E' ancora il 3º polo italiano dei materiali lapidei (marmi, graniti, pietra locale) dopo Verona e Carrara, con le sue lavorazioni di Comiso e Frigintini, ed e' la 1^ per produzione di software per le segreterie scolastiche, nonche' per un portale internet in campo giuridico, "Diritto & Diritti" (www.diritto.it), che e' il piu' frequentato del settore, con oltre 1.100.000 pagine servite al mese: il che dimostra la presenza di potenzialita' anche nel campo della Net-Economy.

In Sicilia, Ragusa e' la provincia con il piu' basso tasso di disoccupazione, con quella giovanile scesa dal 50,3% del 1991 al 33,4% del 1997, sia pure per effetto dei nuovi lavori parasubordinati e delle nuove identita' lavorative a tempo determinato; e' la 2^ per numero di imprese (9,25 ogni 100 abitanti), a riprova di una cultura diffusa dell'intraprendere, del produrre, del mercato, nata gia' con i frazionamenti terrieri adottati dai Vicere' di Modica nel '400 con la diffusione dell'enfiteusi: una storia che spiega anche il diverso e benefico controllo sociale che ancora preserva la provincia da fenomeni mafiosi gravi, e una diversa qualita' della democrazia, che ha goduto di processi di alternanza politica sin dall'immediato dopoguerra, con ricadute positive anche per la moralita' pubblica.
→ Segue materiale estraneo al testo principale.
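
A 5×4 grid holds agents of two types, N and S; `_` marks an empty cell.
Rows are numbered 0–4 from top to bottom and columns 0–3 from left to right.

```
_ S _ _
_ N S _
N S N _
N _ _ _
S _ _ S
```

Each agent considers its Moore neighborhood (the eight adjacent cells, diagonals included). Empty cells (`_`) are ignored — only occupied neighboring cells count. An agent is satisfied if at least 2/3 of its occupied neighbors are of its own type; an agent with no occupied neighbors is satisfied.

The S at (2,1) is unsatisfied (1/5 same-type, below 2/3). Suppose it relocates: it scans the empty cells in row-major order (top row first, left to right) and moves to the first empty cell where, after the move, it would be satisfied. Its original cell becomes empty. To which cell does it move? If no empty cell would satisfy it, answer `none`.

Vacating (2,1). Empty cells in order:
  (0,0): 1/2 same-type → still unsatisfied.
  (0,2): 2/3 same-type → satisfied — stop here.

(0,2)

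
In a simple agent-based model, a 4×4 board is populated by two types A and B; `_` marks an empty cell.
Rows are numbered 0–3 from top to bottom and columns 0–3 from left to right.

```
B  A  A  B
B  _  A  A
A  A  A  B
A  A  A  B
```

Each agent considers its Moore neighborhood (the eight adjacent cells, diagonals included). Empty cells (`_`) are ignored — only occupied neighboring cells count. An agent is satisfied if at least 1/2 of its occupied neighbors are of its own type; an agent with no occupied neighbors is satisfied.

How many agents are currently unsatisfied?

(0,0)B 1/2 satisfied
(0,1)A 2/4 satisfied
(0,2)A 3/4 satisfied
(0,3)B 0/3 not
(1,0)B 1/4 not
(1,2)A 5/7 satisfied
(1,3)A 3/5 satisfied
(2,0)A 3/4 satisfied
(2,1)A 6/7 satisfied
(2,2)A 5/7 satisfied
(2,3)B 1/5 not
(3,0)A 3/3 satisfied
(3,1)A 5/5 satisfied
(3,2)A 3/5 satisfied
(3,3)B 1/3 not
Unsatisfied: (0,3), (1,0), (2,3), (3,3) — 4 in total.

4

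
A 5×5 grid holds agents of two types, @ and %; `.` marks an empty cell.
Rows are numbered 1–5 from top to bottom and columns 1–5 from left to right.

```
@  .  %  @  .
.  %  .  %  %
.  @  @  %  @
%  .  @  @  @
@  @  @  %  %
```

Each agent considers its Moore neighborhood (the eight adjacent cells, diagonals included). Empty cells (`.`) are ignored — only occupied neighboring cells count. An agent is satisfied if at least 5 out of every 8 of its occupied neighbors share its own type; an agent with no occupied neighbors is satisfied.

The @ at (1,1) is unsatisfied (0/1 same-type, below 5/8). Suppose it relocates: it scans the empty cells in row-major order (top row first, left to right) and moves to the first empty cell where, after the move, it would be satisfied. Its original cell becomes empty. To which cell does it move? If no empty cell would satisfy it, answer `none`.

(4,2)

Vacating (1,1). Empty cells in order:
  (1,2): 0/2 same-type → still unsatisfied.
  (1,5): 1/3 same-type → still unsatisfied.
  (2,1): 1/2 same-type → still unsatisfied.
  (2,3): 3/7 same-type → still unsatisfied.
  (3,1): 1/3 same-type → still unsatisfied.
  (4,2): 6/7 same-type → satisfied — stop here.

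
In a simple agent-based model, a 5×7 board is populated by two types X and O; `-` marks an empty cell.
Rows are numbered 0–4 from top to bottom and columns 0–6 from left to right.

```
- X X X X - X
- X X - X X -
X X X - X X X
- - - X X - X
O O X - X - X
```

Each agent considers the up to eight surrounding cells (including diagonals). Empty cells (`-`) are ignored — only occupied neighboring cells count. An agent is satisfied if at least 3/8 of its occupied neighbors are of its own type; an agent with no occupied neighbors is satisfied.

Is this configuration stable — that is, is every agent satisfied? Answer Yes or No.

Row 0: (0,1)X 3/3 satisfied · (0,2)X 4/4 satisfied · (0,3)X 4/4 satisfied · (0,4)X 3/3 satisfied · (0,6)X 1/1 satisfied
Row 1: (1,1)X 6/6 satisfied · (1,2)X 6/6 satisfied · (1,4)X 5/5 satisfied · (1,5)X 6/6 satisfied
Row 2: (2,0)X 2/2 satisfied · (2,1)X 4/4 satisfied · (2,2)X 4/4 satisfied · (2,4)X 5/5 satisfied · (2,5)X 6/6 satisfied · (2,6)X 3/3 satisfied
Row 3: (3,3)X 5/5 satisfied · (3,4)X 4/4 satisfied · (3,6)X 3/3 satisfied
Row 4: (4,0)O 1/1 satisfied · (4,1)O 1/2 satisfied · (4,2)X 1/2 satisfied · (4,4)X 2/2 satisfied · (4,6)X 1/1 satisfied
All meet the threshold, so the configuration is stable.

Yes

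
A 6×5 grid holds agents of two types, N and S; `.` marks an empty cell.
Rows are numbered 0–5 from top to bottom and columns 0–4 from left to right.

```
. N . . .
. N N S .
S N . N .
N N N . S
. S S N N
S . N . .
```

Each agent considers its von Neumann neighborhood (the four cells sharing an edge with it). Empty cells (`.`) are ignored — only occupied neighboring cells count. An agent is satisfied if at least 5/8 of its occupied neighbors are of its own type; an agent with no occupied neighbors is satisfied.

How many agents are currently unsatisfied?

Row 0: (0,1)N 1/1 ✓
Row 1: (1,1)N 3/3 ✓ · (1,2)N 1/2 ✗ · (1,3)S 0/2 ✗
Row 2: (2,0)S 0/2 ✗ · (2,1)N 2/3 ✓ · (2,3)N 0/1 ✗
Row 3: (3,0)N 1/2 ✗ · (3,1)N 3/4 ✓ · (3,2)N 1/2 ✗ · (3,4)S 0/1 ✗
Row 4: (4,1)S 1/2 ✗ · (4,2)S 1/4 ✗ · (4,3)N 1/2 ✗ · (4,4)N 1/2 ✗
Row 5: (5,0)S 0/0 ✓ · (5,2)N 0/1 ✗
Unsatisfied: (1,2), (1,3), (2,0), (2,3), (3,0), (3,2), (3,4), (4,1), (4,2), (4,3), (4,4), (5,2) — 12 in total.

12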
Cio' non vuol dire che Ragusa e' una provincia di "formiche", dedite solo al lavoro, alla produzione, al guadagno; essa e' infatti la 1^ in Sicilia anche per numero di associazioni culturali e ricreative, ed ospita la 1^ Scuola dello Sport sorta in Sicilia. La sua industria vanta il 60% della produzione lattiero-casearia dell'isola, il 60% d ella produzione di polietilene e dei materiali plastici per l'agricoltura, mentre il 35% del sangue raccolto in Sicilia dall'AVIS ragusana rappresenta un esempio di eccellenza straordinario fra le imprese sociali dell'intera isola.
Il tasso di crescita (11,3% nel quinquennio 91-95) e' pari al dato nazionale, e decisamente superiore a quello, quasi stagnante, della Regione, mentre il reddito pro capite, nel 1997, era di 24 milioni (rispetto ai 18,8 di Catania e ai 16,5 di Agrigento), con una forbice fra classi agiate e classi povere fra le piu' basse del Meridione.
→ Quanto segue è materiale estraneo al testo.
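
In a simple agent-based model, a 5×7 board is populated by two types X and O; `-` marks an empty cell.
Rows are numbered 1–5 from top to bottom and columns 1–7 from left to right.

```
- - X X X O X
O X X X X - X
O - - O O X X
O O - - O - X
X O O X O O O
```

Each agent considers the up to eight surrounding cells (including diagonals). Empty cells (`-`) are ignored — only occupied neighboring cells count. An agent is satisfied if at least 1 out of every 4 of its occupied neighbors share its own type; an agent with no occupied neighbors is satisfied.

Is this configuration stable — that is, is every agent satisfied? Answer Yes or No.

(1,3)X 4/4 ok
(1,4)X 5/5 ok
(1,5)X 3/4 ok
(1,6)O 0/4 unhappy
(1,7)X 1/2 ok
(2,1)O 1/2 ok
(2,2)X 2/4 ok
(2,3)X 4/5 ok
(2,4)X 5/7 ok
(2,5)X 4/7 ok
(2,7)X 3/4 ok
(3,1)O 3/4 ok
(3,4)O 2/5 ok
(3,5)O 2/5 ok
(3,6)X 4/6 ok
(3,7)X 3/3 ok
(4,1)O 3/4 ok
(4,2)O 4/5 ok
(4,5)O 4/6 ok
(4,7)X 2/4 ok
(5,1)X 0/3 unhappy
(5,2)O 3/4 ok
(5,3)O 2/3 ok
(5,4)X 0/3 unhappy
(5,5)O 2/3 ok
(5,6)O 3/4 ok
(5,7)O 1/2 ok
For instance (1,6) has only 0/4 same-type neighbors, below 1/4.

No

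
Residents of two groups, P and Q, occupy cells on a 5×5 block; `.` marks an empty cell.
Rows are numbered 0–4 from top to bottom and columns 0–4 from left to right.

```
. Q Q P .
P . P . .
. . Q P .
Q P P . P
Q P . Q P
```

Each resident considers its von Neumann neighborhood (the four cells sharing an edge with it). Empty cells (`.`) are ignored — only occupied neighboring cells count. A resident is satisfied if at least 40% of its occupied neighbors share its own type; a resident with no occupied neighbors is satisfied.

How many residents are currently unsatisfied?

Row 0: (0,1)Q 1/1 satisfied · (0,2)Q 1/3 not · (0,3)P 0/1 not
Row 1: (1,0)P 0/0 satisfied · (1,2)P 0/2 not
Row 2: (2,2)Q 0/3 not · (2,3)P 0/1 not
Row 3: (3,0)Q 1/2 satisfied · (3,1)P 2/3 satisfied · (3,2)P 1/2 satisfied · (3,4)P 1/1 satisfied
Row 4: (4,0)Q 1/2 satisfied · (4,1)P 1/2 satisfied · (4,3)Q 0/1 not · (4,4)P 1/2 satisfied
Unsatisfied: (0,2), (0,3), (1,2), (2,2), (2,3), (4,3) — 6 in total.

6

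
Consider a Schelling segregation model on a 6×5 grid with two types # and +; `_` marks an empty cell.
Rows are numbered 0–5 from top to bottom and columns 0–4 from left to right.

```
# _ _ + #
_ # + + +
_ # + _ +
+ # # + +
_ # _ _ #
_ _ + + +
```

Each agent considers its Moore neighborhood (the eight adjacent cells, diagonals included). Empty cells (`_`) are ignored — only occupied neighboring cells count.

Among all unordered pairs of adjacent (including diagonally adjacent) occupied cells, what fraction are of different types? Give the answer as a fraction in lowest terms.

9/20

Scan each occupied cell's neighbors to the right and below (and the two forward diagonals) so each pair is counted once.
Row 0: #(0,0)–#(1,1)= +(0,3)–#(0,4)≠ +(0,3)–+(1,3)= +(0,3)–+(1,4)= +(0,3)–+(1,2)= #(0,4)–+(1,4)≠ #(0,4)–+(1,3)≠  → 3/7 unlike.
Row 1: #(1,1)–+(1,2)≠ #(1,1)–#(2,1)= #(1,1)–+(2,2)≠ +(1,2)–+(1,3)= +(1,2)–+(2,2)= +(1,2)–#(2,1)≠ +(1,3)–+(1,4)= +(1,3)–+(2,4)= +(1,3)–+(2,2)= +(1,4)–+(2,4)=  → 3/10 unlike.
Row 2: #(2,1)–+(2,2)≠ #(2,1)–#(3,1)= #(2,1)–#(3,2)= #(2,1)–+(3,0)≠ +(2,2)–#(3,2)≠ +(2,2)–+(3,3)= +(2,2)–#(3,1)≠ +(2,4)–+(3,4)= +(2,4)–+(3,3)=  → 4/9 unlike.
Row 3: +(3,0)–#(3,1)≠ +(3,0)–#(4,1)≠ #(3,1)–#(3,2)= #(3,1)–#(4,1)= #(3,2)–+(3,3)≠ #(3,2)–#(4,1)= +(3,3)–+(3,4)= +(3,3)–#(4,4)≠ +(3,4)–#(4,4)≠  → 5/9 unlike.
Row 4: #(4,1)–+(5,2)≠ #(4,4)–+(5,4)≠ #(4,4)–+(5,3)≠  → 3/3 unlike.
Row 5: +(5,2)–+(5,3)= +(5,3)–+(5,4)=  → 0/2 unlike.
Total adjacent occupied pairs: 40; unlike-type pairs: 18.
18/40 reduces to 9/20.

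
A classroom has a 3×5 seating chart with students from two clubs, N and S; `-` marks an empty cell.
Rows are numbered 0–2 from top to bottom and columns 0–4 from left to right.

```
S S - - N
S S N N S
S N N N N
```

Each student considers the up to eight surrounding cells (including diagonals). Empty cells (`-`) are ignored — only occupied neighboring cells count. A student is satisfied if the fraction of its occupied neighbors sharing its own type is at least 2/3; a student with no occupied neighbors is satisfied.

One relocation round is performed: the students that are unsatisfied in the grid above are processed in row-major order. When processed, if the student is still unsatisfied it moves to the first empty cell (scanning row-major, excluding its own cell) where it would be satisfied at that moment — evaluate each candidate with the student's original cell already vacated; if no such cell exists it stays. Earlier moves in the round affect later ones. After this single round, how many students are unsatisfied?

Initially unsatisfied (in order): (0,4), (1,1), (1,4), (2,1).
  (0,4) → (0,3).
  (1,1): no empty cell satisfies it; stays.
  (1,4): no empty cell satisfies it; stays.
  (2,1) → (0,4).
Resulting grid:
S S - N N
S S N N S
S - N N N
Unsatisfied now: (1,4).

1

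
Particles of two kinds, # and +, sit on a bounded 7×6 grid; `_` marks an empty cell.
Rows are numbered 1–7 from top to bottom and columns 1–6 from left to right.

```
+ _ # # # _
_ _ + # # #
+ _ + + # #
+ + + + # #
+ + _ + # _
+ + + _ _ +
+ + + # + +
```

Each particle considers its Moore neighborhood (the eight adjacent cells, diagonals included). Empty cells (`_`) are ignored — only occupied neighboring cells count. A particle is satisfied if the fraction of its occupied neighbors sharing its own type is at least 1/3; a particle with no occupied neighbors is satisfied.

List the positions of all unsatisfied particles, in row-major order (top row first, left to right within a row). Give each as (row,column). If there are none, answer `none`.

(1,1)+ 0/0 ok
(1,3)# 2/3 ok
(1,4)# 4/5 ok
(1,5)# 4/4 ok
(2,3)+ 2/5 ok
(2,4)# 5/8 ok
(2,5)# 6/7 ok
(2,6)# 4/4 ok
(3,1)+ 2/2 ok
(3,3)+ 5/6 ok
(3,4)+ 4/8 ok
(3,5)# 6/8 ok
(3,6)# 5/5 ok
(4,1)+ 4/4 ok
(4,2)+ 6/6 ok
(4,3)+ 6/6 ok
(4,4)+ 4/7 ok
(4,5)# 4/7 ok
(4,6)# 4/4 ok
(5,1)+ 5/5 ok
(5,2)+ 7/7 ok
(5,4)+ 3/5 ok
(5,5)# 2/5 ok
(6,1)+ 5/5 ok
(6,2)+ 7/7 ok
(6,3)+ 5/6 ok
(6,6)+ 2/3 ok
(7,1)+ 3/3 ok
(7,2)+ 5/5 ok
(7,3)+ 3/4 ok
(7,4)# 0/3 unhappy
(7,5)+ 2/3 ok
(7,6)+ 2/2 ok

(7,4)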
Questo benessere e' dovuto anche a un sistema di piccole e medie Imprese, articolate in 6 raggruppamenti merceologici: agroalimentare e mangimistico, materiali e complementi per l'edilizia, marmi e graniti, legno-arredo, chimico-plastico e metalmeccanico-impiantistico. Significativo, sebbene molto frammentato, anche l'autotrasporto merci e passeggeri, mentre si e' molto dilatato, quasi da societa' post-industriale, il settore terziario che, oltre alle attivita' commerciali, e' cresciuto nel comparto dei servizi, sia alle imprese che alle persone.
Una ricchezza consistente e diffusa, quindi, simboleggiata dalla Banca Agricola Popolare di Ragusa, 1^ in Italia per qualita' gestionale e 4^ per dimensione fra le Banche Popolari italiane, l'unica ormai con sede decisionale in Sicilia, che vanta una raccolta superiore a 4.000 miliardi, il 60% della quale viene reinvestita sul territorio tramite crediti a clienti in prevalenza ragusani; un utile netto che supera il 16%; un patrimonio di 563 miliardi al 31 Dicembre 2000, che sfiora i 1000 con il valore di avviamento, e del quale fanno parte anche i 9031 soci e i 643 dipendenti; un tasso di sofferenze sugli impieghi inferiore al 5%, la piu' bassa percentuale in Sicilia, dove altre banche superano ancora il 20%.

Forse e' per questo che la gente ama vivere e vuol venire ad abitare in Provincia di Ragusa, l'unica in Sicilia che registra infatti un saldo migratorio attivo e, con Catania, un tasso di incremento demografico in pur lieve crescita. Avra' ragione?